Folk songs have long served as a way to document human reactions to real-life events, be it celebrating heroes, marking historic occasions, or mourning tragedy and death. The latter is the focus of this powerful collection of more than 70 old-time folk and blues ballads from the early 20th century dealing with sinking ships ("Titanic Blues"), train wrecks, airship disasters ("Crash of the Akron"), fire, flu, floods, and tornadoes, not to mention all manner of murder. Dark stuff indeed, but this glimpse into history is also absolutely fascinating.
"In the late 1920's and early 1930's, the Depression gripped the Nation. It was a time when songs were tools for living. A whole community would turn out to mourn the loss of a member and to sow their songs like seeds. This collection is a wild garden grown from those seeds."
- Tom Waits, from the Introduction
Songs of death, destruction and disaster, recorded by black and white performers from the dawn of American roots recording are here, assembled together for the first time. Whether they document world-shattering events like the sinking of the Titanic or memorialize long forgotten local murders or catastrophes, these 70 recordings - over 30 never before reissued - are audio messages in a bottle reflecting a lost world where age old ballads rubbed up against songs inspired by the day's headlines.

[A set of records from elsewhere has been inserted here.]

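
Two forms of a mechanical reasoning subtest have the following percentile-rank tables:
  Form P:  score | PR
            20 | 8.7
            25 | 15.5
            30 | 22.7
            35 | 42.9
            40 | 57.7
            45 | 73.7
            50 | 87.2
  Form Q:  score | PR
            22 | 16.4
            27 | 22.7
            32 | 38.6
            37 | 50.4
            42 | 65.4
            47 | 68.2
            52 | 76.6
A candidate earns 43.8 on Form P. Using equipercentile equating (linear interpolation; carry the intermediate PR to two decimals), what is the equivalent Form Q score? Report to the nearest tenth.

48.0

PR of 43.8 on Form P: 57.7 + (43.8 − 40)/(45 − 40) × (73.7 − 57.7) = 69.86
On Form Q, PR 69.86 falls between score 47 (PR 68.2) and 52 (PR 76.6).
Interpolate: 47 + (69.86 − 68.2)/(76.6 − 68.2) × (52 − 47) = 48.0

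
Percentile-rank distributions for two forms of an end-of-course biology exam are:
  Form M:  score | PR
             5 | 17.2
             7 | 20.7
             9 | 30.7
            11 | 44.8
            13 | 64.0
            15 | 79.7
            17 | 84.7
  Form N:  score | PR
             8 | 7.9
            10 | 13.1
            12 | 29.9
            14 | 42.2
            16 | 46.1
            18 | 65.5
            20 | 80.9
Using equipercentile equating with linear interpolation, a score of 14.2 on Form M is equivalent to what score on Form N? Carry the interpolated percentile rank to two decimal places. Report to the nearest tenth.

PR of 14.2 on Form M: 64.0 + (14.2 − 13)/(15 − 13) × (79.7 − 64.0) = 73.42
On Form N, PR 73.42 falls between score 18 (PR 65.5) and 20 (PR 80.9).
Interpolate: 18 + (73.42 − 65.5)/(80.9 − 65.5) × (20 − 18) = 19.0

19.0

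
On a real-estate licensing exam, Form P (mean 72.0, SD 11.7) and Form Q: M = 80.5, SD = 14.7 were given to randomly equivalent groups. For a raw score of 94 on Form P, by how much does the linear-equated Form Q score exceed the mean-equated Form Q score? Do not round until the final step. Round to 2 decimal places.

Mean-equated: 94 + (80.5 − 72.0) = 102.50
Linear-equated: (14.7/11.7)(94 − 72.0) + 80.5 = 108.141
Difference = 108.141 − 102.50 = 5.64

5.64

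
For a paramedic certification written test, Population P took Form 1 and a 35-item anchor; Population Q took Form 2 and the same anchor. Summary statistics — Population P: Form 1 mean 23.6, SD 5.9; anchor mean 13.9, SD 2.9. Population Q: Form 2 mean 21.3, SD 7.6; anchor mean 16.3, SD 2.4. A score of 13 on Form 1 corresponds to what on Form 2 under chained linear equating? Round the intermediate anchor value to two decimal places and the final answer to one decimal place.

-2.8

Form 1 → anchor (Population P): v = (2.9/5.9)(13 − 23.6) + 13.9 = 8.69
anchor → Form 2 (Population Q): y = (7.6/2.4)(8.69 − 16.3) + 21.3 = -2.8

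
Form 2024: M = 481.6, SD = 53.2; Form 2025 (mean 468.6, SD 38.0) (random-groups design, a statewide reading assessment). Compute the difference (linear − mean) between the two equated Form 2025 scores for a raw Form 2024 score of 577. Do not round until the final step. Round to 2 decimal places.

-27.26

Mean-equated: 577 + (468.6 − 481.6) = 564.00
Linear-equated: (38.0/53.2)(577 − 481.6) + 468.6 = 536.743
Difference = 536.743 − 564.00 = -27.26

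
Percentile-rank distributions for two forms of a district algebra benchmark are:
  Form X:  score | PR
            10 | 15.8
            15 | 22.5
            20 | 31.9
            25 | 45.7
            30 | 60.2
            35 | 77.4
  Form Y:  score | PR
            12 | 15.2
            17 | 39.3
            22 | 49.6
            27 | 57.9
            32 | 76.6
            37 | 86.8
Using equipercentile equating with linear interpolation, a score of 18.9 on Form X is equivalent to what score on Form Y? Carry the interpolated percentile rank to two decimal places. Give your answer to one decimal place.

PR of 18.9 on Form X: 22.5 + (18.9 − 15)/(20 − 15) × (31.9 − 22.5) = 29.83
On Form Y, PR 29.83 falls between score 12 (PR 15.2) and 17 (PR 39.3).
Interpolate: 12 + (29.83 − 15.2)/(39.3 − 15.2) × (17 − 12) = 15.0

15.0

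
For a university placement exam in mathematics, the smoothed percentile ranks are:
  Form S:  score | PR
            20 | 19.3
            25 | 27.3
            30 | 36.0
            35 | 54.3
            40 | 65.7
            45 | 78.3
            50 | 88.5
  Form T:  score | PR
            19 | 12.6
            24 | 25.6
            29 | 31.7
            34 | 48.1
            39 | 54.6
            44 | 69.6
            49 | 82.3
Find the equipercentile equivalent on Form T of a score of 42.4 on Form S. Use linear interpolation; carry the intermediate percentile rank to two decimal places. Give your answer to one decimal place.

PR of 42.4 on Form S: 65.7 + (42.4 − 40)/(45 − 40) × (78.3 − 65.7) = 71.75
On Form T, PR 71.75 falls between score 44 (PR 69.6) and 49 (PR 82.3).
Interpolate: 44 + (71.75 − 69.6)/(82.3 − 69.6) × (49 − 44) = 44.8

44.8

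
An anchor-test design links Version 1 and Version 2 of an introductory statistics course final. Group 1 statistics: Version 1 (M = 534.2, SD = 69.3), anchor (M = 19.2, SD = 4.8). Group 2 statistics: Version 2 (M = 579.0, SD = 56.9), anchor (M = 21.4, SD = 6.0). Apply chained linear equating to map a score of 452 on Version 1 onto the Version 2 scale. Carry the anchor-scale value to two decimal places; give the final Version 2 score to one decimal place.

504.2

Version 1 → anchor (Group 1): v = (4.8/69.3)(452 − 534.2) + 19.2 = 13.51
anchor → Version 2 (Group 2): y = (56.9/6.0)(13.51 − 21.4) + 579.0 = 504.2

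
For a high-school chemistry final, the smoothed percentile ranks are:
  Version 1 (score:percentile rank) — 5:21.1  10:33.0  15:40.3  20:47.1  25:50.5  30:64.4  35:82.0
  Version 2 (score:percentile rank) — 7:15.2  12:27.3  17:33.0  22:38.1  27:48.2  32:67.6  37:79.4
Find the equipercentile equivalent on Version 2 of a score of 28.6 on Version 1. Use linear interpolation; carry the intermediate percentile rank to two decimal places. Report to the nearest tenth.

PR of 28.6 on Version 1: 50.5 + (28.6 − 25)/(30 − 25) × (64.4 − 50.5) = 60.51
On Version 2, PR 60.51 falls between score 27 (PR 48.2) and 32 (PR 67.6).
Interpolate: 27 + (60.51 − 48.2)/(67.6 − 48.2) × (32 − 27) = 30.2

30.2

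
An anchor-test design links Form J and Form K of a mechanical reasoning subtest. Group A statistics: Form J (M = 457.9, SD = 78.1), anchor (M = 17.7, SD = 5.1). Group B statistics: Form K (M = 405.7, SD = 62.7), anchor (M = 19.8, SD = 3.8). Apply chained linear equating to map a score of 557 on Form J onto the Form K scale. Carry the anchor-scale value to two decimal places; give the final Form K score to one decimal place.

477.8

Form J → anchor (Group A): v = (5.1/78.1)(557 − 457.9) + 17.7 = 24.17
anchor → Form K (Group B): y = (62.7/3.8)(24.17 − 19.8) + 405.7 = 477.8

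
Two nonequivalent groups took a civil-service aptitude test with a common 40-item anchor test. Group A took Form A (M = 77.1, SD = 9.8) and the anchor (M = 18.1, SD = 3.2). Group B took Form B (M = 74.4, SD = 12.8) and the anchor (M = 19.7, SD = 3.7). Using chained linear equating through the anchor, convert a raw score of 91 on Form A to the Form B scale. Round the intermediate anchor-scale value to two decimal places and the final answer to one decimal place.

84.6

Form A → anchor (Group A): v = (3.2/9.8)(91 − 77.1) + 18.1 = 22.64
anchor → Form B (Group B): y = (12.8/3.7)(22.64 − 19.7) + 74.4 = 84.6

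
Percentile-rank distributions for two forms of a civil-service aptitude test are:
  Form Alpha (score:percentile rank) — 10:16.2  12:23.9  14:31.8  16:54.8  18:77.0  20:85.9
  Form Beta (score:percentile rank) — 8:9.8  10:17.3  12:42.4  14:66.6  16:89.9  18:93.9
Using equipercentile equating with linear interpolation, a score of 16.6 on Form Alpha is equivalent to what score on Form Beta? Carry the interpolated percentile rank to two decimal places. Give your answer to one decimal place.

13.6

PR of 16.6 on Form Alpha: 54.8 + (16.6 − 16)/(18 − 16) × (77.0 − 54.8) = 61.46
On Form Beta, PR 61.46 falls between score 12 (PR 42.4) and 14 (PR 66.6).
Interpolate: 12 + (61.46 − 42.4)/(66.6 − 42.4) × (14 − 12) = 13.6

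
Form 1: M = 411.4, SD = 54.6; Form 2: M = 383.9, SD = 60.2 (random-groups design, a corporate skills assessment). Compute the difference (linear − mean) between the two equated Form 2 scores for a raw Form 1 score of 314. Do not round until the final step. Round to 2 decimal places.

-9.99

Mean-equated: 314 + (383.9 − 411.4) = 286.50
Linear-equated: (60.2/54.6)(314 − 411.4) + 383.9 = 276.510
Difference = 276.510 − 286.50 = -9.99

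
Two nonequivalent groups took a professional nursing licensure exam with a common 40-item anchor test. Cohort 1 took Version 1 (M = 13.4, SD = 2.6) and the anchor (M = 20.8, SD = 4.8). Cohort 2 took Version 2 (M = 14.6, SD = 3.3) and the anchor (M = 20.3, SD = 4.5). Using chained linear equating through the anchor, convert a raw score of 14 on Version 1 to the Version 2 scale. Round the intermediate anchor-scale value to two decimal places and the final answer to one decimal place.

15.8

Version 1 → anchor (Cohort 1): v = (4.8/2.6)(14 − 13.4) + 20.8 = 21.91
anchor → Version 2 (Cohort 2): y = (3.3/4.5)(21.91 − 20.3) + 14.6 = 15.8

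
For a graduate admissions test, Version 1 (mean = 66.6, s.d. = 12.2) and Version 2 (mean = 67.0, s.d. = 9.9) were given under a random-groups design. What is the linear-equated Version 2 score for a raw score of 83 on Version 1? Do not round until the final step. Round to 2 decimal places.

Linear equating: y = (SD_Y/SD_X)(x − M_X) + M_Y
y = (9.9/12.2)(83 − 66.6) + 67.0
y = 0.811475 × 16.4 + 67.0 = 13.3082 + 67.0 = 80.31

80.31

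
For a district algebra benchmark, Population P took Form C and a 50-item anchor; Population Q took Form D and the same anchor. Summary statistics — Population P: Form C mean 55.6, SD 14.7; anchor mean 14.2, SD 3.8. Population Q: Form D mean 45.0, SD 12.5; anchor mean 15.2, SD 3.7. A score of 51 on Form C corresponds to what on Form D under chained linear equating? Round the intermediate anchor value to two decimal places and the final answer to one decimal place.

Form C → anchor (Population P): v = (3.8/14.7)(51 − 55.6) + 14.2 = 13.01
anchor → Form D (Population Q): y = (12.5/3.7)(13.01 − 15.2) + 45.0 = 37.6

37.6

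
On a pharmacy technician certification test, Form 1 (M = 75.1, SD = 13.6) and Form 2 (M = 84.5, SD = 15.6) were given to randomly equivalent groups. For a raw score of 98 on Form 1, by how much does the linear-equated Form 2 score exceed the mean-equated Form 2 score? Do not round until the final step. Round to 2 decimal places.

3.37

Mean-equated: 98 + (84.5 − 75.1) = 107.40
Linear-equated: (15.6/13.6)(98 − 75.1) + 84.5 = 110.768
Difference = 110.768 − 107.40 = 3.37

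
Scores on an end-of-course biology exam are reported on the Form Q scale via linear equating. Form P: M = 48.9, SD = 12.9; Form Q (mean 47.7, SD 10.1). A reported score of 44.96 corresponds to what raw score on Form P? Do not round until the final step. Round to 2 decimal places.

45.40

Invert y = (SD_Y/SD_X)(x − M_X) + M_Y:
x = (SD_X/SD_Y)(y − M_Y) + M_X = (12.9/10.1)(44.96 − 47.7) + 48.9
x = 1.277228 × -2.740 + 48.9 = 45.40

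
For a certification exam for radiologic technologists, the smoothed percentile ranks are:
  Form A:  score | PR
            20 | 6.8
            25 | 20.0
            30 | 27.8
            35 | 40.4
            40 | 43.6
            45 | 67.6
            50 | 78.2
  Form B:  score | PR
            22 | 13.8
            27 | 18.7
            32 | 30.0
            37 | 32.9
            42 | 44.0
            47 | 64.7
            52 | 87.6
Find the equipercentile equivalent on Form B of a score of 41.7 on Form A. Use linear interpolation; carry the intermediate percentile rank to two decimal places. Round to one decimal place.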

Featuring beautifully remastered recordings by the some of the cornerstones of American vernacular recording such as Charlie Patton, Ernest Stoneman, Furry Lewis, Charlie Poole and Uncle Dave Macon, these songs tell of life and death struggles forever immortalized on these rare and compelling 78 rpms.
Produced and annotated by the Grammy winning team of Christopher King and Henry "Hank" Sapoznik with an introduction by Tom Waits, the accompanying 48-page three-CD anthology designed by Grammy award winning Susan Archie brims with many eye-popping historic images never before reproduced.